MEXICO - Report 14 Nov 2022 by Guillermo Valdes and Francisco González

Homicide statistics show that the number of women murder victims has been climbing since 2007, when a thousand such deaths were registered. That toll had climbed to around 4,000 by 2021, the most recent year for which data has been available from Inegi, the source of the most complete records. That increase has largely mirrored the rise in the murder rate for men, but the latter is mostly explained by infighting among and between organized crime groups.

Thanks to many years of efforts by feminists, who have pushed for murders of women to be reported and investigated from a gender perspective, Mexico is slowly attempting to better record and respond to murder and other types of violence against women, including specific instances of femicide.
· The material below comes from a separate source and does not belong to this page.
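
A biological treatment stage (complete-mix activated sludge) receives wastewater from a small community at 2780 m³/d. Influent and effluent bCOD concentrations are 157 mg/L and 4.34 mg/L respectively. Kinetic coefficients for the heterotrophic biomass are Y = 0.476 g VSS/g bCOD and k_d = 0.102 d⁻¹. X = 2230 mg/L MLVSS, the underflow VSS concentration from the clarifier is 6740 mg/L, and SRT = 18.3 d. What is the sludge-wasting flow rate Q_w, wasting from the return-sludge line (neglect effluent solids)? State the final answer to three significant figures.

From the SRT design equation V = Y Q (S₀−S) θ_c / [X (1 + k_d θ_c)] = 0.476 × 2780 × (157 − 4.34) × 18.3 / [2230 × (1 + 0.102 × 18.3)] = 3.7×10^6 / 6393 = 578.3 m³.
Wasting from the return line (neglecting effluent solids): Q_w = V·X / (θ_c·X_r) = 578.3 × 2230 / (18.3 × 6740) = 10.46 m³/d.

Q_w ≈ 10.5 m³/d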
The most numerous and important national protests against violence against women began when thousands of Mexican women took to the streets for the “violet spring” protests of 2016. So far, some of the biggest protest demonstrations that have taken place during the López Obrador government have been those of feminists against gender violence, beginning with the “Glitter Revolution” that got underway with a march in Mexico City in August 2019 in response to reports of the alleged rape of a teenage girl by police officers.

The available statistics on femicides speak more to the process of building institutional investigative capacities by prosecutors than of the actual number of murders of women due to their sex. The institutional capacity to investigate femicides is still very low. Despite the under-reporting of problems resulting from the limited capacities of state prosecutor's offices to investigate cases, it is apparent that the problem is growing, very probably at greater magnitudes.